Una riflessione sul linguaggio legato alla disabilità nata dalle ultime campagne di CoorDown in occasione della Giornata Mondiale sulla Sindrome di Down.
“Le parole sono importanti” diceva nel famoso film, Palombella Rossa, l’attore e regista Nanni Moretti. Lo diceva con violenza, con passione, senza indulgenza.
Quella stessa indulgenza che per troppi anni, e ancora oggi, continuiamo ad avere nei confronti del linguaggio che utilizziamo quando parliamo delle persone con sindrome di down, ma in generale di tutte le persone “diverse”. E diventa imperdonabile accidia quando si rivolge a una diversità che si manifesta con una qualche forma, più o meno evidente, di disabilità.
Perché le parole creano realtà, plasmano la materia, hanno un potere immenso: ci definiscono e definiscono ciò che siamo. Ma, ancora più importante, sono performative rispetto a ciò che possiamo diventare.
“Assume That I Can”, la campagna internazionale lanciata da CoorDown in occasione della Giornata Mondiale sulla Sindrome di Down 2024 – con una esplosiva Marta Sodano racconta esattamente questo. Lo spot incalza lo spettatore con una raffica di schiaffi simbolici che mostrano situazioni concrete in cui parole e comportamenti sociali dettati dal pregiudizio definiscono cosa una persona può fare e non fare: come andare a vivere da sola, recitare, tirare di boxe e bere un Margarita.
Ma chi lo dice? Viviamo immersi in una sfilza di pregiudizi, ormai anacronistici, rafforzati dall’abitudine collettiva. Ed è su questo che arriva a illuminarci la campagna “Just Evolve” realizzata sempre dall’associazione CoorDown in occasione della Giornata Mondiale sulla Sindrome di Down 2026.
Con l’inconfondibile stile ironico e provocatorio, lo stesso team dall’agenzia SMALL di New York (sotto la direzione dei direttori creativi Luca Pannese e Luca Lorenzini) dà forma a un nuovo gioiello di comunicazione:che con il giovane e abilissimo attore Noah M. Matofsky esorta a evolvere e ripulirsi la bocca da certi termini.
E sarebbe davvero ora di farlo. Perché continuare a dire di qualcuno che non riesce a fare qualcosa che è un “ritardato” o utilizzare tutta una serie di vecchie espressioni che alimentano una presunzione collettiva di incapacità e inutilità delle persone con disabilità è… come lavare i vestiti con l’urina, credere che le rughe passino con una bistecca in faccia o buttare la spazzatura dalla finestra (per citare lo spot).

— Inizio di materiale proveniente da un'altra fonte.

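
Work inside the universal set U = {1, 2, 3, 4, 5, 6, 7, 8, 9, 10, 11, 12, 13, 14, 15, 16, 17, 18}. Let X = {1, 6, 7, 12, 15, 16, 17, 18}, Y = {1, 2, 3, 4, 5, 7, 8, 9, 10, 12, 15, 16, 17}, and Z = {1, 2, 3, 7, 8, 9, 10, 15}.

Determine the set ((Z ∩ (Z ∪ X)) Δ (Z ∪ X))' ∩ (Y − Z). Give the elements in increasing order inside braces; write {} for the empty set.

Z ∪ X = {1, 2, 3, 6, 7, 8, 9, 10, 12, 15, 16, 17, 18}
Z ∩ (Z ∪ X) = {1, 2, 3, 7, 8, 9, 10, 15}
(Z ∩ (Z ∪ X)) Δ (Z ∪ X) = {6, 12, 16, 17, 18}
((Z ∩ (Z ∪ X)) Δ (Z ∪ X))' = {1, 2, 3, 4, 5, 7, 8, 9, 10, 11, 13, 14, 15}
Y − Z = {4, 5, 12, 16, 17}
((Z ∩ (Z ∪ X)) Δ (Z ∪ X))' ∩ (Y − Z) = {4, 5}

{4, 5}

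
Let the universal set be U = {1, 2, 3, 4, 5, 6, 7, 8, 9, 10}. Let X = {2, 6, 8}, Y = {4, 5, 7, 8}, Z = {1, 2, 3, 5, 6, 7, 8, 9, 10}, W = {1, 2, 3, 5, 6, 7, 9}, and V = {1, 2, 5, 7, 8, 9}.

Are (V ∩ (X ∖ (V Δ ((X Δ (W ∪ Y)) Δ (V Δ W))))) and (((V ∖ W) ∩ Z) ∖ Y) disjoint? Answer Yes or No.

Yes

W ∪ Y = {1, 2, 3, 4, 5, 6, 7, 8, 9}
X Δ (W ∪ Y) = {1, 3, 4, 5, 7, 9}
V Δ W = {3, 6, 8}
(X Δ (W ∪ Y)) Δ (V Δ W) = {1, 4, 5, 6, 7, 8, 9}
V Δ ((X Δ (W ∪ Y)) Δ (V Δ W)) = {2, 4, 6}
X ∖ (V Δ ((X Δ (W ∪ Y)) Δ (V Δ W))) = {8}
V ∩ (X ∖ (V Δ ((X Δ (W ∪ Y)) Δ (V Δ W)))) = {8}
V ∖ W = {8}
(V ∖ W) ∩ Z = {8}
((V ∖ W) ∩ Z) ∖ Y = {}
{8} and {} share no elements.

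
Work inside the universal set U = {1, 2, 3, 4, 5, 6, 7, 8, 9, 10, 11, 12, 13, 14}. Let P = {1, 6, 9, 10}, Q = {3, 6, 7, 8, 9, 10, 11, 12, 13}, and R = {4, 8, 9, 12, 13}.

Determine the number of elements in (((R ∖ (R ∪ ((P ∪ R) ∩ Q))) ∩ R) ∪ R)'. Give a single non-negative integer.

9

P ∪ R = {1, 4, 6, 8, 9, 10, 12, 13}
(P ∪ R) ∩ Q = {6, 8, 9, 10, 12, 13}
R ∪ ((P ∪ R) ∩ Q) = {4, 6, 8, 9, 10, 12, 13}
R ∖ (R ∪ ((P ∪ R) ∩ Q)) = {}
(R ∖ (R ∪ ((P ∪ R) ∩ Q))) ∩ R = {}
((R ∖ (R ∪ ((P ∪ R) ∩ Q))) ∩ R) ∪ R = {4, 8, 9, 12, 13}
(((R ∖ (R ∪ ((P ∪ R) ∩ Q))) ∩ R) ∪ R)' = {1, 2, 3, 5, 6, 7, 10, 11, 14}
|(((R ∖ (R ∪ ((P ∪ R) ∩ Q))) ∩ R) ∪ R)'| = 9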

Insomma siamo nel 2026 e ancora non abbiamo compreso quanto il linguaggio possa contribuire a marginalizzare intere categorie di persone esistenti e future. Bambini e bambine che nascono con una vita già destinata a limiti e lotte ingiuste contro la stigmatizzazione.
Per dirlo parafrasando le parole di Martina Fuga, presidente di CoorDown: Scegliere una narrazione più accurata e rispettosa è un atto che costruisce un mondo più equo e a misura di ciascuno. Perché quando usiamo parole legate alla disabilità per offendere o far ridere, creiamo involontariamente delle scorciatoie emotive che rafforzano stereotipi e legittimano discriminazioni che finiscono per rendere quasi impossibile la partecipazione alla vita sociale.
La consapevolezza e l’attenzione nel rimodulare le abitudini del nostro linguaggio, a prescindere dall’intenzione con cui continuiamo ad utilizzare determinati termini, è un atto dovuto di crescita e responsabilità individuale e sociale insieme.
A questa riflessione, che grazie alle campagne di CoorDown sono diventate un appello, noi di Superjob ci uniamo con forza e piena partecipazione continuando a fare del nostro meglio per contribuire a questa evoluzione, ormai sempre più urgente.